Tapi tugas kita adalah untuk mempersiapkannya dengan melakukan banyak perbuatan
baik, dengan pelepasan baik itu materi dan sebagainya, supaya ketika kematian
datang pada saat ini pun kita sudah siap. Orang yang tidak siap karena dia
tidak berlatih pelepasan secara materi maupun melakukan kebajikan yang
merupakan pengembangan dari pelepasan. Intinya sebetulnya kalau mau berani menghadapi
kematian, kuncinya adalah pelepasan.
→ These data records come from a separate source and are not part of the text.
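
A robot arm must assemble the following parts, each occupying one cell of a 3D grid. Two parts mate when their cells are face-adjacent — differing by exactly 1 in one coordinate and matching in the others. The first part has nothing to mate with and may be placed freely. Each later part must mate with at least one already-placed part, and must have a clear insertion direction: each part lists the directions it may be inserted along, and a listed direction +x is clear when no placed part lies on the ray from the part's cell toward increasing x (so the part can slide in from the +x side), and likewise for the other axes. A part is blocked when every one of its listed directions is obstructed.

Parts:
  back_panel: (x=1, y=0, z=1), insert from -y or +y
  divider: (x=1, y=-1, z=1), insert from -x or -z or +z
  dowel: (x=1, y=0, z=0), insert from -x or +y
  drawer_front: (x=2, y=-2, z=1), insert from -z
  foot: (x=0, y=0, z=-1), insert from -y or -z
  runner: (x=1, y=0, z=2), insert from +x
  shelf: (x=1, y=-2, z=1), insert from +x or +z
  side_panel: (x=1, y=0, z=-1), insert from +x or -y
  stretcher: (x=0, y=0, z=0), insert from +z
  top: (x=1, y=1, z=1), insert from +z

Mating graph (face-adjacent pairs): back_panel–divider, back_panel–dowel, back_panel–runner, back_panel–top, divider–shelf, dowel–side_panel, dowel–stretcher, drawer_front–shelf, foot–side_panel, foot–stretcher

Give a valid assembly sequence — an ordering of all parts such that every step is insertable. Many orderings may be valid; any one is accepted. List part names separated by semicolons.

1. back_panel@(1, 0, 1) [-y clear] — {back_panel}
2. dowel@(1, 0, 0) [-x clear] — {back_panel, dowel}
3. divider@(1, -1, 1) [-x clear] — {back_panel, divider, dowel}
4. stretcher@(0, 0, 0) [+z clear] — {back_panel, divider, dowel, stretcher}
5. foot@(0, 0, -1) [-y clear] — {back_panel, divider, dowel, foot, stretcher}
6. shelf@(1, -2, 1) [+x clear] — {back_panel, divider, dowel, foot, shelf, stretcher}
7. drawer_front@(2, -2, 1) [-z clear] — {back_panel, divider, dowel, drawer_front, foot, shelf, stretcher}
8. top@(1, 1, 1) [+z clear] — {back_panel, divider, dowel, drawer_front, foot, shelf, stretcher, top}
9. runner@(1, 0, 2) [+x clear] — {back_panel, divider, dowel, drawer_front, foot, runner, shelf, stretcher, top}
10. side_panel@(1, 0, -1) [+x clear] — {back_panel, divider, dowel, drawer_front, foot, runner, shelf, side_panel, stretcher, top}

back_panel; dowel; divider; stretcher; foot; shelf; drawer_front; top; runner; side_panel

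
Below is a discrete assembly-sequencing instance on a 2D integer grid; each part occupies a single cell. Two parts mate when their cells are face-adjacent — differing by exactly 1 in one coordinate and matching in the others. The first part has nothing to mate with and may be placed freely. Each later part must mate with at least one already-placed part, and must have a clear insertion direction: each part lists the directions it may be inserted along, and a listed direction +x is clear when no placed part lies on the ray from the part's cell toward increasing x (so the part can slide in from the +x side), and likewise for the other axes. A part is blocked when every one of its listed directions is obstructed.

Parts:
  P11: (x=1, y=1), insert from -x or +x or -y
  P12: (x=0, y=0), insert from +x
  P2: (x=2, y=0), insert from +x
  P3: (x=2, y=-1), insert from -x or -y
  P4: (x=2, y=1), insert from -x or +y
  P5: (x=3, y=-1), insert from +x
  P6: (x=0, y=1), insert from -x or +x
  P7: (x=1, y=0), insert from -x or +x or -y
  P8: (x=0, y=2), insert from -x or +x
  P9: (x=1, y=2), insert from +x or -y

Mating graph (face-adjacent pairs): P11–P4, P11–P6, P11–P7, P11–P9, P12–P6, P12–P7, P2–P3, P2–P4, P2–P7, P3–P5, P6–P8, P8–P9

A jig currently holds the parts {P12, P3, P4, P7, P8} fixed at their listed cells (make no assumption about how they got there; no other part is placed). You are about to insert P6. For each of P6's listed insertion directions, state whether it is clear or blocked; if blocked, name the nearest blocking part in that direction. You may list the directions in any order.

+x: blocked by P4; -x: clear

-x: ray from P6(0, 1) has no placed part ⇒ clear
+x: nearest on ray is P4@(2, 1) ⇒ blocked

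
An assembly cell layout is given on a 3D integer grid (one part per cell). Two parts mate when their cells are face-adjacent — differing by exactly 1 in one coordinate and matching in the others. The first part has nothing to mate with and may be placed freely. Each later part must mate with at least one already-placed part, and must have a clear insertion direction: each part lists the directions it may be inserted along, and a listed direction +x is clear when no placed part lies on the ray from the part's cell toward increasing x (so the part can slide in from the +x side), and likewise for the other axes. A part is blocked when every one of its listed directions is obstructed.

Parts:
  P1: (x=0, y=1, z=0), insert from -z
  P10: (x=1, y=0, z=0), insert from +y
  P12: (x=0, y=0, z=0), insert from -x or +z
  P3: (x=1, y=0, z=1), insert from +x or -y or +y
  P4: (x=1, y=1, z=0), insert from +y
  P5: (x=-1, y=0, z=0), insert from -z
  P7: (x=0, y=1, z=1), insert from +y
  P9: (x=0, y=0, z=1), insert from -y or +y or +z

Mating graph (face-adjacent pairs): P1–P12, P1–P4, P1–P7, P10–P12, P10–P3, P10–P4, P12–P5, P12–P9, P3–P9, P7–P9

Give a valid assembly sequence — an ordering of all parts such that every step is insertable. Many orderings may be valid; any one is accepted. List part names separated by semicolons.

P3; P10; P4; P1; P7; P9; P12; P5

1. P3@(1, 0, 1) [+x clear] — {P3}
2. P10@(1, 0, 0) [+y clear] — {P10, P3}
3. P4@(1, 1, 0) [+y clear] — {P10, P3, P4}
4. P1@(0, 1, 0) [-z clear] — {P1, P10, P3, P4}
5. P7@(0, 1, 1) [+y clear] — {P1, P10, P3, P4, P7}
6. P9@(0, 0, 1) [-y clear] — {P1, P10, P3, P4, P7, P9}
7. P12@(0, 0, 0) [-x clear] — {P1, P10, P12, P3, P4, P7, P9}
8. P5@(-1, 0, 0) [-z clear] — {P1, P10, P12, P3, P4, P5, P7, P9}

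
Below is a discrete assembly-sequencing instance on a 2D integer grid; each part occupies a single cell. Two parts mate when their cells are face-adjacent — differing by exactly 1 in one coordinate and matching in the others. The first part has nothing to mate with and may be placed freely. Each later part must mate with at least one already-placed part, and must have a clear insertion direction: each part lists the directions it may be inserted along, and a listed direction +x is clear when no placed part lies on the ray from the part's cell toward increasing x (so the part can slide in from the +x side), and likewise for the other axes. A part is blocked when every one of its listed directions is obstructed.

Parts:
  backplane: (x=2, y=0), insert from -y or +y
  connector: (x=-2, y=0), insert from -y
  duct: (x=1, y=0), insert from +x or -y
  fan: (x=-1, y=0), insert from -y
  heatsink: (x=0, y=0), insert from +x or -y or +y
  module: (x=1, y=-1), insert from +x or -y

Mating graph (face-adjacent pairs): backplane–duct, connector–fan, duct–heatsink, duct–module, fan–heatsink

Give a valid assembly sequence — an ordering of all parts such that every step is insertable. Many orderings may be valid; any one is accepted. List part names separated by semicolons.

connector; fan; heatsink; duct; module; backplane

1. connector@(-2, 0) [-y clear] — {connector}
2. fan@(-1, 0) [-y clear] — {connector, fan}
3. heatsink@(0, 0) [+x clear] — {connector, fan, heatsink}
4. duct@(1, 0) [+x clear] — {connector, duct, fan, heatsink}
5. module@(1, -1) [+x clear] — {connector, duct, fan, heatsink, module}
6. backplane@(2, 0) [-y clear] — {backplane, connector, duct, fan, heatsink, module}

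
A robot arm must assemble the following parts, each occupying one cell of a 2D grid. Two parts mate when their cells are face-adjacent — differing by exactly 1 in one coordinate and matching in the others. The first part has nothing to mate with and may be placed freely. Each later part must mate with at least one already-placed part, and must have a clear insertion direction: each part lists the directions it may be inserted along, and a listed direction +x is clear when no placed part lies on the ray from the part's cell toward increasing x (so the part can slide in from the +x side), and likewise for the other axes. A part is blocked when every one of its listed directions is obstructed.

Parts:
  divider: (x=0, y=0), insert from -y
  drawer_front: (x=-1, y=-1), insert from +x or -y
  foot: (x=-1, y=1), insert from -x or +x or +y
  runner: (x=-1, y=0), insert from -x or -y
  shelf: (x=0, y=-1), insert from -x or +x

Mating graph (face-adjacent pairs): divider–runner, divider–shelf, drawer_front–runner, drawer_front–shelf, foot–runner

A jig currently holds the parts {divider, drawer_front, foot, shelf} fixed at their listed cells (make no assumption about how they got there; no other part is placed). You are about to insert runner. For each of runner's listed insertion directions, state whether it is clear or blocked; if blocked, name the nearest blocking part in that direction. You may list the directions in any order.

-x: ray from runner(-1, 0) has no placed part ⇒ clear
-y: nearest on ray is drawer_front@(-1, -1) ⇒ blocked

-x: clear; -y: blocked by drawer_front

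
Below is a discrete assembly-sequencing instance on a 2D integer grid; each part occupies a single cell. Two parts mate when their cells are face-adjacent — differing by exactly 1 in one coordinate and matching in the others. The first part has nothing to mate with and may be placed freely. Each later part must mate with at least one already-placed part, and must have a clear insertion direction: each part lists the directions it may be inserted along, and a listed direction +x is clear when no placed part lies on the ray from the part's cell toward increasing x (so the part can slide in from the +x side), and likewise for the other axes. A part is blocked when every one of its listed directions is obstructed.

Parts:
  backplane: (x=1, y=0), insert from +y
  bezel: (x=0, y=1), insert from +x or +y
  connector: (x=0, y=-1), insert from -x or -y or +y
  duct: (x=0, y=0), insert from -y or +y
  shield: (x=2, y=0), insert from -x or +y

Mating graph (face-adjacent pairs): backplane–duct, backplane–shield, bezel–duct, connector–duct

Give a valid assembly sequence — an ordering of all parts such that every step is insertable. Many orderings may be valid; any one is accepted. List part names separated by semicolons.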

Pelepasan materi adalah latihan awal,
kemudian juga ada yang bukan materi, misalnya kita sanggup melepaskan
teman-teman kita. Kita juga sanggup melepaskan waktu kita untuk berbuat baik
terhadap lingkungan, dsb. Maka, itulah yang membuat kita siap menghadapi
kematian dan ketika semakin banyak perbuatan baik kita lakukan seiring dengan
usia kita yang panjang, seiring dengan tingginya kedudukan yang bisa kita
capai, maka kematian bisa kita hadapi dengan tenang. Dan akhirnya, orang
seperti itu akan tersenyum ketika meninggal karena lebih banyak bagi dia
mengingat perbuatan baiknya daripada dia harus terpuruk karena perbuatan
buruknya.
Demikian ulasan
yang dapat saya tuliskan. Berusahalah dengan sungguh-sungguh dalam hidup yang
tidak pasti ini sehingga ketika kematian tiba kita bisa pergi dengan
meninggalkan senyuman dan membawa kebaikkan. Sabbe satta bhavantu sukhitatta.